Not only did it push the deficit into double digits, but it seemed to be the breaker in any Gophers comeback.

“We let them get to us,” senior Michael Bauer said. “That was us not playing our best.”

Young’s basket highlighted a solid second half and a career day for the Wildcats senior.

He scored 26 of his career-high 31 points in the second stanza, while Minnesota’s Kris Humphries and the rest of the Gophers offense fizzled.

Humphries, who led the Gophers with 12 points, scored only one point after halftime. Minnesota only shot 29 percent after the break.

In addition, the Wildcats scored 19 points off Minnesota turnovers.

“We wanted to limit the touches Humphries got, and I think we did,” Northwestern coach Bill Carmody said in a statement. “He did not get as many touches in the positions that he wanted to, and that was the difference.”

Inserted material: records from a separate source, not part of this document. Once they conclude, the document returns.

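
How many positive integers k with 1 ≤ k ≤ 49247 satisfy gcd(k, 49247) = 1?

49247 = 11^3 · 37.
φ(49247) = 49247 · (1 − 1/11) · (1 − 1/37)
       = 49247 · 360/407 = 43560.

43560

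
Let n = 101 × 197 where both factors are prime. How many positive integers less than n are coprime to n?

19600

φ(n) = (p − 1)(q − 1) = (101−1)(197−1) = 100·196 = 19600.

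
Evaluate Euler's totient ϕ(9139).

7776

Prime factorization: 9139 = 13 · 19 · 37.
φ(13) = 13 − 1 = 12.
φ(19) = 19 − 1 = 18.
φ(37) = 37 − 1 = 36.
φ(9139) = 12 × 18 × 36 = 7776.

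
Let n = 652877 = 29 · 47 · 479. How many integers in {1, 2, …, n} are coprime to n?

φ(29) = 29 − 1 = 28.
φ(47) = 47 − 1 = 46.
φ(479) = 479 − 1 = 478.
Multiply: 28 · 46 · 478 = 615664.

615664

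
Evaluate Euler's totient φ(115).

Prime factorization: 115 = 5 * 23.
φ(5) = 5 − 1 = 4.
φ(23) = 23 − 1 = 22.
φ(115) = 4 × 22 = 88.

88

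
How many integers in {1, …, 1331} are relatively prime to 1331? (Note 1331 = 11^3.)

φ(1331) = 1331 · (1 − 1/11)
       = 1331 · 10/11 = 1210.

1210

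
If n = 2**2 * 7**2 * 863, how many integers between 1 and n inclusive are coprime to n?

72408

φ(169148) = 169148 · (1 − 1/2) · (1 − 1/7) · (1 − 1/863)
       = 169148 · 5172/12082 = 72408.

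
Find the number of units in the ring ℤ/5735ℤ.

Factor 5735: 5735 = 5 · 31 · 37.
φ(5) = 5 − 1 = 4.
φ(31) = 31 − 1 = 30.
φ(37) = 37 − 1 = 36.
Multiply: 4 · 30 · 36 = 4320.

4320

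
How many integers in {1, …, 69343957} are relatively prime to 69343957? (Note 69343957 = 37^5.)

φ(69343957) = 69343957 · (1 − 1/37)
       = 69343957 · 36/37 = 67469796.

67469796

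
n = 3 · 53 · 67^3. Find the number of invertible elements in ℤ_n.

30812496

φ(3) = 3 − 1 = 2.
φ(53) = 53 − 1 = 52.
φ(67^3) = 67^2·(67−1) = 4489·66 = 296274.
φ(47821317) = 2 × 52 × 296274 = 30812496.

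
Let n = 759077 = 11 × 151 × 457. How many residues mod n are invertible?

φ(759077) = 759077 · (1 − 1/11) · (1 − 1/151) · (1 − 1/457)
       = 759077 · 684000/759077 = 684000.

684000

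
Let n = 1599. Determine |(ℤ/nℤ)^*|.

First factor: 1599 = 3 × 13 × 41.
φ(1599) = 1599 · (1 − 1/3) · (1 − 1/13) · (1 − 1/41)
       = 1599 · 960/1599 = 960.

960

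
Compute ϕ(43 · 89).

φ(3827) = 3827 · (1 − 1/43) · (1 − 1/89)
       = 3827 · 3696/3827 = 3696.

3696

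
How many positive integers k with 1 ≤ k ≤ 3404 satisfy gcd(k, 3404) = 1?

1584

First factor: 3404 = 2**2 · 23 · 37.
φ(2^2) = 2^2 − 2^1 = 4 − 2 = 2.
φ(23) = 23 − 1 = 22.
φ(37) = 37 − 1 = 36.
Multiply: 2 · 22 · 36 = 1584.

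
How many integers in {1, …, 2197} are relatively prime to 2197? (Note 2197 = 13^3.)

2028

φ(13^3) = 13^2·(13−1) = 169·12 = 2028.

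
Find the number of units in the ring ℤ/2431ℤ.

Prime factorization: 2431 = 11 · 13 · 17.
φ(2431) = 2431 · (1 − 1/11) · (1 − 1/13) · (1 − 1/17)
       = 2431 · 1920/2431 = 1920.

1920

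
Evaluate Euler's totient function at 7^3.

φ(7^3) = 7^3 − 7^2 = 343 − 49 = 294.

294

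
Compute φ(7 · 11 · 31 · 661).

1188000

φ(1577807) = 1577807 · (1 − 1/7) · (1 − 1/11) · (1 − 1/31) · (1 − 1/661)
       = 1577807 · 1188000/1577807 = 1188000.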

Both teams went back and forth in the first half, with neither squad leading by more than four points.

However, Brent Lawson hit a three-point shot from the baseline with two seconds remaining in the opening stanza to give Minnesota a short-lived 26-22 lead.

A game that seemed winnable at halftime turned into another loss in the standings.

“They made the plays they needed to make to win,” said Bauer, who added eight points. “It’s not acceptable.”

Bauer called this his toughest basketball season of his career. That sentiment can likely be echoed by most of the team.

After starting 0-3 against the conference’s second-tier schools, Minnesota looked like a different team in its last three games. The Gophers appeared close to breaking over into the win column.

In addition, the team seemed to bond following the loss of Moe Hargrow, who transferred to Arkansas.

But against Northwestern (8-10, 3-4) the Gophers – and their camaraderie – evaporated into the crowd of 4,468 at Welsh-Ryan Arena.

The schedule does not get much easier. Minnesota plays at Big Ten leader Wisconsin on Wednesday and then hosts conference contender Illinois this Sunday.

“Hopefully, people won’t check out,” Bauer said. “We are at the point where guys can give it all up or go back to work.

“I think the guys are going to want to work hard to get our first win.”

Barn notes

• Gophers guard Ben Johnson saw his first game action in Evanston, Ill., since transferring from the Wildcats.

Johnson, who didn’t play when Minnesota made the trip to Northwestern last year because of illness, scored eight points.

The senior transferred from the Wildcats after the 2001 season.

• Minnesota is winless on the road this season and has not won away from Williams Arena since defeating Temple last March 26 in a National Invitational Tournament game.